- Born: Lance Benoist August 26, 1988 (age 37)
- Nationality: American
- Height: 5 ft 11 in (1.80 m)
- Weight: 170 lb (77 kg; 12 st)
- Division: Welterweight
- Reach: 72 in (183 cm)
- Style: Brazilian Jiu-Jitsu
- Fighting out of: St.Louis, Missouri
- Team: SCMMA/Vaghi
- Rank: Purple belt in Brazilian Jiu-Jitsu
- Years active: 2010-present

Mixed martial arts record
- Total: 9
- Wins: 7
- By knockout: 1
- By submission: 4
- By decision: 2
- Losses: 2
- By decision: 2

Other information
- Mixed martial arts record from Sherdog

= Lance Benoist =

American mixed martial artist

Lance Benoist (born August 26, 1988) is an American mixed martial artist. He competed for the Ultimate Fighting Championship in their welterweight division.

==Mixed Martial Arts career==
===Early career===
Benoist went undefeated in his amateur career and compiled a record of 14-0-1, finishing almost all of his opponents in the first round. He had his first professional fight on January 30, 2010 and won the bout via triangle choke submission.

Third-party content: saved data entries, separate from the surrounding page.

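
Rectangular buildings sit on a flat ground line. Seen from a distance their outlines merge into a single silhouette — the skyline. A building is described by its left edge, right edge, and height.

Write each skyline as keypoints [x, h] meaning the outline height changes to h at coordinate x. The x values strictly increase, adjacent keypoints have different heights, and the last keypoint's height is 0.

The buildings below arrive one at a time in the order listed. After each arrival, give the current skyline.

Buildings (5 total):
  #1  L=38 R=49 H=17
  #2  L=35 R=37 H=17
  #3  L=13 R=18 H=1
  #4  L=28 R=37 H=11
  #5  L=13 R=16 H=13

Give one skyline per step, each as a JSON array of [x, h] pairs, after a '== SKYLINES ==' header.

== SKYLINES ==
[[38,17],[49,0]]
[[35,17],[37,0],[38,17],[49,0]]
[[13,1],[18,0],[35,17],[37,0],[38,17],[49,0]]
[[13,1],[18,0],[28,11],[35,17],[37,0],[38,17],[49,0]]
[[13,13],[16,1],[18,0],[28,11],[35,17],[37,0],[38,17],[49,0]]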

===Ultimate Fighting Championship===
In June 2011, Benoist signed a multi-fight contract with the UFC. He faced Matthew Riddle in his Octagon debut. He won the fight via unanimous decision in a bout that earned Fight of the Night honors.

Benoist next faced Seth Baczynski on June 8, 2012 at UFC on FX 3. He lost for the first time in his career via split decision.

Benoist faced Sean Pierson on September 22, 2012 at UFC 152, replacing Dan Miller. He lost the fight via unanimous decision.

Benoist was expected to face Paulo Thiago on May 18, 2013 at UFC on FX 8. However, Benoist was forced out of the bout with a broken leg and was replaced by promotional newcomer Michel Prazeres.

Benoist faced Bobby Voelker on June 7, 2014 at UFC Fight Night 42. He won the back-and-forth fight via unanimous decision.

==Championships and accomplishments==
- Ultimate Fighting Championship
  - Fight of the Night (One time) vs. Matthew Riddle

==Mixed martial arts record==

| Res. | Record | Opponent | Method | Event | Date | Round | Time | Location | Notes |
|---|---|---|---|---|---|---|---|---|---|
| Win | 7–2 | Bobby Voelker | Decision (unanimous) | UFC Fight Night: Henderson vs. Khabilov | June 7, 2014 | 3 | 5:00 | Albuquerque, New Mexico, United States |  |
| Loss | 6–2 | Sean Pierson | Decision (unanimous) | UFC 152 | September 22, 2012 | 3 | 5:00 | Toronto, Ontario, Canada |  |
| Loss | 6–1 | Seth Baczynski | Decision (split) | UFC on FX: Johnson vs. McCall | June 8, 2012 | 3 | 5:00 | Sunrise, Florida, United States |  |
| Win | 6–0 | Matt Riddle | Decision (unanimous) | UFC Fight Night: Shields vs. Ellenberger | September 17, 2011 | 3 | 5:00 | New Orleans, Louisiana, United States | Fight of the Night |
| Win | 5–0 | Ryne Vincent | Submission (triangle choke) | CCCW: Fight Night 3 | April 30, 2011 | 1 | 2:56 | St. Louis, Missouri, United States |  |
| Win | 4–0 | Dustin Baker | Submission (rear-naked choke) | PCL: Cage Madness | March 26, 2011 | 1 | 4:36 | Glen Carbon, Illinois, United States |  |
| Win | 3–0 | Miguel Rios | Submission (guillotine choke) | MCC 30: Thanksgiving Throwdown | November 11, 2010 | 1 | 0:57 | Des Moines, Iowa, United States |  |
| Win | 2–0 | Cleburn Walker | KO (head kick) | Fight Me MMA 1: The Battle Begins | August 14, 2010 | 1 | 4:34 | St. Charles, Missouri, United States |  |
| Win | 1–0 | Jamell Austin | Submission (triangle choke) | Devastation Fight Club | January 30, 2010 | 1 | 0:53 | Cape Girardeau, Missouri, United States |  |

Professional record breakdown
| 9 matches | 7 wins | 2 losses |
| By knockout | 1 | 0 |
| By submission | 4 | 0 |
| By decision | 2 | 2 |

==Personal life==
Lance's identical twin brother, Logan Benoist, was killed in a tragic vehicle accident on Monday, April 23, 2012. Logan was a U.S. Marine and an Iraq War combat veteran.
Lance attended Festus high school. Benoist also has a sister.